Quarantacinquesimo e ultimo

Un potere tristemente comune a molti, una mente malata, soldi e carriera… Una miscela “micidiale”. Finalista nella Prima Edizione della Quinta Era con Walter Lazzarin nelle vesti di guest star, un racconto di Andrea Partiti.

 
Il potere di uccidere è semplice, forse il più banale che si possa ricevere. Non è complesso, non si può sfruttare per trarne vantaggi personali, per carpire informazioni, per essere ammirati, rispettati. Anzi, va tenuto nascosto, perché è temuto, odiato.
 
Scoprii il mio potere all’età di cinque anni. Erano solo animali al principio.
Zanzare e moscerini: si poggiavano su di me e in un istante crollavano a terra.
Canarini, criceti e pesci rossi: doni da bambino, trovati soffocati nel loro sangue.
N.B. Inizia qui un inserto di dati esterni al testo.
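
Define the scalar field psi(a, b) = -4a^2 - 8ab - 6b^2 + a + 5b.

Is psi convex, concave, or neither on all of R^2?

concave

psi is quadratic, so its Hessian is the constant matrix H = [[-8, -8], [-8, -12]].
det(H) = 32, tr(H) = -20.
det(H) > 0 and tr(H) < 0, so H is negative definite everywhere: concave.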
Furetti, conigli, gatti e cani: per la prima volta sentii la paura dei vicini, il sospetto, la diffidenza.
 
Col tempo cresceva il mio potere e con esso le attenzioni.
Nell’adolescenza imparai a nasconderlo, ma non per questo smisi di esercitarlo; partivo da solo con il mio zaino, mi addentravo nei boschi. Lì raggiunsi un nuovo livello: neppure la forza dei grandi cervi, dei cinghiali inferociti o dei letali puma mi poteva fermare; anche loro finivano rantolanti ai miei piedi, sanguinando un’energia vitale che accettavo con gioia dentro di me.
 
La notte del primo incontro con un cacciatore fu eccitante. L’avevo udito da lontano: spaventava le mie prede. Normalmente mi sarei allontanato in direzione opposta ai suoi spari, ma quel giorno mi feci silenzioso, mi mossi verso il rumore e per la prima volta usai il mio potere su un altro essere umano.
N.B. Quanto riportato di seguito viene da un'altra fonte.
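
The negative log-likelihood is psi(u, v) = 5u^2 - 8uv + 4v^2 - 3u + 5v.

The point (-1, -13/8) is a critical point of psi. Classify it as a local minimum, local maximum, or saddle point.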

Sentii una scarica di energia e di euforia incomparabile. Restai in ginocchio tremante fino all’alba, prima di scuotermi e nascondere ogni traccia.
 
Presi a cercare i cacciatori, dapprima soli, poi in gruppo. Capii di poterne colpire molti, tutti insieme. Ero costretto a farlo, per riavvicinarmi alla sensazione di quella prima volta.
Poi i cacciatori smisero di salire sulle montagne e iniziai a girare per il paese, ad andare io da loro, ma di nuovo: attenzioni sgradite mi seguivano. Ero sospetto.
 
Il potere non smise di crescere quando mi ritirai, nascosto in una vita normale, con studi, carriera nell’attività di mio padre, una mia famiglia, senza mai una distrazione, perché non potevo permettermi ricadute.
Il potere cresceva lento ma costante. Sapevo di poterne colpire cento, mille, diecimila. E chi avrebbe potuto accusarmi a quel punto? Ero protetto dal mio nome, dalla mia posizione, dall’essere una figura pubblica. Più fossi diventato celebre e meno il momento della Grande Euforia sarebbe stato imputabile a me.
 
Ed eccomi qua, a settantuno anni, con le mani piccole e macchiate che fremono come quel giorno nel bosco.
Per la prima volta sento di poter abbracciare ogni singolo abitante del pianeta e stringerlo in quella mano fino a stritolarlo.
Miliardi di persone, ormai quasi alla mia portata.
Che battaglia è stata arrivare a questo momento, a questa ultima attesa.
 
Bussano alla porta. Apre senza aspettare una risposta e si mette sull’attenti.
«Il Collegio Elettorale ha ratificato la sua elezione. Marine One è sul tetto: la aspettano per l’insediamento alla Casa Bianca, signore. Anzi, Signor Presidente!»